Monday, December 6, 2010

After the Flood, There's the Tourist Attraction

Some day soon, we will all be able to see the Ark of Noah on display on Kentucky.

No, this isn't some miracle that has renamed Mount Ararat (or wherever Noah's famed rescue boat ended up). It's actually a theme park, tourist attraction, boondoggle — pick your term being sponsored by none other than Governor of Kentucky. Yes, Steven L. Beshear himself has gotten onboard with this one, talking about how the construction of this whatever-it-is will create jobs and funnel tourist money into the state economy and other such funds-based initiatives. But, apparently, it really is going to happen. They're really going to build a theme park with a mockup of the famed Noah's Ark as the centerpiece. Giraffes will be kept in pens onboard, and presumably visitors can walk around on the ark and get up close and personal with the giraffes. (No word yet on whether they're going to let a dove go periodically from the bow of the boat.)
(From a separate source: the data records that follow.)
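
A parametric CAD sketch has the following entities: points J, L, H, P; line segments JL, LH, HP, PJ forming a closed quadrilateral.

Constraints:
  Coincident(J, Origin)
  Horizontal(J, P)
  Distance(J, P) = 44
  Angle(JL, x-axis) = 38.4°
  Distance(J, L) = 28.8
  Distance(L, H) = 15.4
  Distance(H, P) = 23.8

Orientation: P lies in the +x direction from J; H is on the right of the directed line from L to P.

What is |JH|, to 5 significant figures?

20.520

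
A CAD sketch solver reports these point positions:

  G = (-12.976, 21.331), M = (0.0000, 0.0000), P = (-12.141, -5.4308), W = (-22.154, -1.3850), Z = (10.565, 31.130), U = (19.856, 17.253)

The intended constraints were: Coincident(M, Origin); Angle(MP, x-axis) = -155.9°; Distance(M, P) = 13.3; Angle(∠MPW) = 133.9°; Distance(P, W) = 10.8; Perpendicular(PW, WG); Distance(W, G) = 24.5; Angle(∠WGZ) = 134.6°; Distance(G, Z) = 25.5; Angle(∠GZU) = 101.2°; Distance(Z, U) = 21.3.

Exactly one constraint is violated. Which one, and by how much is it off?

Distance(Z, U) = 21.3 — off by 4.60.

M = (0.00, 0.00) ✓; MP at -155.9° ✓; |MP| = 13.30 ✓; ∠MPW = 133.9° ✓; |PW| = 10.80 ✓; ∠(PW, WG) = 90.00° ✓; |WG| = 24.50 ✓; ∠WGZ = 134.6° ✓; |GZ| = 25.50 ✓; ∠GZU = 101.2° ✓; |ZU| = 16.70 ✗.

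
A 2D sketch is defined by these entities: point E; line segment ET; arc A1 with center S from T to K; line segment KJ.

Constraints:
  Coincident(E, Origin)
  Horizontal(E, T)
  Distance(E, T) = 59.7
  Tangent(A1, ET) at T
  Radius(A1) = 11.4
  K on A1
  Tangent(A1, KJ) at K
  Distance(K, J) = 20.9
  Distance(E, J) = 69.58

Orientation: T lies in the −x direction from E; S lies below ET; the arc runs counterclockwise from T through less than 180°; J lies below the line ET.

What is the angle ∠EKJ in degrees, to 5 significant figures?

75.630°

E is at the origin; E and T share the same y with |ET| = 59.7 and T on the −x side, so T = (-59.700, 0.0000). Tangency of A1 to ET means the radius ST is perpendicular to ET, so S = T + (0, -11.4) = (-59.700, -11.400). Since SK ⟂ KJ (tangency), |SJ| = √(11.4² + 20.9²) = 23.807 regardless of where K sits on A1. So J lies on both circle(E, 69.58) and circle(S, 23.807); the below-ET intersection is J = (-60.017, -35.205). K is the foot of the tangent from J: K = (-69.780, -16.725).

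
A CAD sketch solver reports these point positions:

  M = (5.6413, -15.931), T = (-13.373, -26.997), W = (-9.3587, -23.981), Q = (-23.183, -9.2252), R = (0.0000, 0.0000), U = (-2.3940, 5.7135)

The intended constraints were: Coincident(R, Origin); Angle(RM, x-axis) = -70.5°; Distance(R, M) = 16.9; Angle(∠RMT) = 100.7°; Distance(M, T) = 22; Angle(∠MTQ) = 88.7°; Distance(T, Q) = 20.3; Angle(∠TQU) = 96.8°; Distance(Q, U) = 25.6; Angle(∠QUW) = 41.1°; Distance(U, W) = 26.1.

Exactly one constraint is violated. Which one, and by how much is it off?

Distance(U, W) = 26.1 — off by 4.40.

R = (0.00, 0.00) ✓; RM at -70.50° ✓; |RM| = 16.90 ✓; ∠RMT = 100.7° ✓; |MT| = 22.00 ✓; ∠MTQ = 88.70° ✓; |TQ| = 20.30 ✓; ∠TQU = 96.80° ✓; |QU| = 25.60 ✓; ∠QUW = 41.10° ✓; |UW| = 30.50 ✗.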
Also planned are a 100-foot-tall Tower of Babel, a recreation of a Middle Eastern village from the 1st Century CE, and a series of special programs depicting Moses, the plagues that bedeviled Egypt's pharaoh, and the parting of the Red Sea. (No word, either, on whether Yul Brynner's voice will be heard at any point.)

I can see the Tower of Babel being a hot-ticket item, actually, for people wanting to learn several foreign languages at once (although they will have to listen very closely). Then again, it might be just another day in Brussels.

The whole thing is called the Ark Encounter. The governor claims that up to 900 people will employed in the end to build the thing, which is supposed to cost in the neighborhood of $150 million. A site hasn't been picked yet, but the website says that organizers are considering somewhere in some county near Ohio. That narrows it down.

And in the first year alone, organizers say, more than one-and-one-half million visitors will cross the threshold. That's certainly enough to make back the money spent to build all of this wonderfulness.

And just to show that it's not all their-way-or-the-highway, the organizers have enlisted Amish builders to supply the wooden pegs and frames for building the showcase Ark. So that surely puts to rest any ideas of any sort of radical agenda being pushed by these folks, who have also given us the Creation Museum in Petersburg.

Last thing: Don't hold your breath waiting to see all this stuff. The park isn't due to open until 2014. Some things are worth waiting for.